La rueda elevadora se usaba para la construcción y luego para subir a las alturas diversas mercaderías. Obreros primero, luego monjes y por último presidiarios, en grupos de seis, caminaban dentro y la hacían rotar, a la manera de hamsters. Gruesas sogas sujetaban trineos que eran elevados por un plano inclinado.
Finalizamos en el Scriptorium o Salón de los Caballeros.
Aquí trabajaban los monjes copiando e iluminando manuscritos.
Después pasamos por el consabido Gift Shop y alcanzamos la salida al
Jardín.
Desde aquí tenemos unas vistas impresionantes hacia arriba y podemos apreciar porqué este edificio recibió el nombre de Le Merveille (la maravilla)
desde el siglo 13. Una verdadera representación del mundo medieval, con diferentes niveles para la gente común, los VIPs y el clero. 
Hemos completado nuestra visita a la famosa Abadía. 

Ahora, a disfrutar las horas que nos quedan vagando por el pueblito, apreciando los paisajes y restaurándonos. Mantengan la sintonía, ya viene la última parte!

lunes, 4 de mayo de 2015

Llegamos a Mont Saint Michel - Francia


Llegando a Mont Saint Michel - primera impresión
Tengo al #Mont_Saint_Michel en mi lista mental de lugares a visitar desde que tengo memoria viajera.
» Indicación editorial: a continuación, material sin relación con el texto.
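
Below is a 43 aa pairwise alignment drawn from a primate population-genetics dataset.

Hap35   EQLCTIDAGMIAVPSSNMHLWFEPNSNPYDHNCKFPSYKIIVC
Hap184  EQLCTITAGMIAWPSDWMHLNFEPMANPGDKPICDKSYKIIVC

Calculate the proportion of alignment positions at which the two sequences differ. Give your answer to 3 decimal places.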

Desde que ví por primera vez su imagen me quedó grabada. Por años tuve esa asignatura pendiente y ahora es el momento de hacer ese deseo realidad. 
Luego de quedarnos un buen rato examinando los restos de las baterías alemanas de Longues-sur-Mer, imaginando los destrozos que eran capaces de hacer... se nos ha hecho hora de tomar la ruta que nos llevará a nuestro destino.

El amigo GPS decide hoy llevarnos por caminos rurales... quizá sean más directos. Decididamente no logramos indicarle nuestros deseos... que a esta hora se inclinan más a las autopistas.
Eventualmente llegamos a la ruta que estamos buscando, la D275, donde se encuentra nuestro BB. 
TIP: Hay algunos hoteles propiamente en la isla, generalmente sobrevalorados y ruidosos. Para mí, mejor alojarse en tierra firme, cerca del estacionamiento (no hay manera de entrar con auto a la isla)
Nosotros elegimos el 'chambres d'hotês' Le Vent des Grèves, sencillo pero excelente ubicación y precio. Y la vista, como dije es excepcional.
Las habitaciones tienen vista directa al monte! De noche, todo iluminado, nos produce una impresión imborrable.
Ya ubicados, salimos a cenar... por la ruta encontramos un lindo lugar, y probamos algo típico de la región: el guiso de cordero. La bahía de Saint-Michel ha sido polderizada, los suelos tienen alto contenido de sal. los pastos son resistentes y las ovejas los comen... dicen que eso le da a la carne un sabor especial. La llaman agneau de pré-salé. Lamento comentarlo pero no me pareció nada especial.

Pero como estamos en Normandía, lo arreglamos con una buena crêpe!